Closed davidecarlson closed 3 years ago

davidecarlson commented 3 years ago

Dear Dr. Viera,

I'm a new ngsF user, and I just ran the program using my samples. I found a very stark pattern in the resulting inbreeding coeffiecients:

0.000000
0.000000
0.034296
0.000000
0.000000
0.000000
0.475336
0.913737
0.620628
0.623424
0.397937
0.649332
0.731328
0.487009
0.480450
0.689157
0.706471
0.610795
0.577949
0.664756
0.868305
0.516195
0.503299

These data are ddRAD-seq from a plant species subject to considerable amounts of selfing, so I expect fairly high inbreeding coefficients. Notably, the first six samples all have very low F, and these six samples were all sequenced in a separate run from the remaining samples and also have lower coverage (~ 5-10x) than the rest of the samples (~15-20x).

I am guessing that this batch effect is somehow responsible for the lower F scores in the first six samples.
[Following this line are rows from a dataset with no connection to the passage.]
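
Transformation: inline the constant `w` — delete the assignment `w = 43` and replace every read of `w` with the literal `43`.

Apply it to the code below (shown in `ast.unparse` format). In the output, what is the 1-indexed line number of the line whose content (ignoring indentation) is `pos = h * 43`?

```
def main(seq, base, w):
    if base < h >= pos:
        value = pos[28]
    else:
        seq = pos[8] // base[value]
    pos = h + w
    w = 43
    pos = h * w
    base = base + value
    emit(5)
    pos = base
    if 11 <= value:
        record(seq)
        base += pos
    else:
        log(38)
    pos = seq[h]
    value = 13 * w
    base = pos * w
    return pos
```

7

Transformed code:
def main(seq, base, w):
    if base < h >= pos:
        value = pos[28]
    else:
        seq = pos[8] // base[value]
    pos = h + 43
    pos = h * 43
    base = base + value
    emit(5)
    pos = base
    if 11 <= value:
        record(seq)
        base += pos
    else:
        log(38)
    pos = seq[h]
    value = 13 * 43
    base = pos * 43
    return pos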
Does this seem plausible? If so, I figure that I should separate these first six samples and analyze them separately. Does that seem like a reasonable approach? Thanks! Dave

fgvieira commented 3 years ago

Hi Dave,

are all these samples from the same population? ngsF infers inbreeding by looking at deviations from HWE, so the analysis should be done per population.

That said, I have actually seen this before, where heterogeneous coverage can lead to some bias in the estimates. To be sur

Since you have ok good coverage, the easiest would be to downsample high coverage samples to ~5-10x. This coverage should be enough to estimate F.

davidecarlson commented 3 years ago

Thanks for your response, and sorry for not following up earlier. It's a little bit hard to define what a population is in this system, but the samples should probably not be considered to be from the same population. I'll try your suggestions, thanks!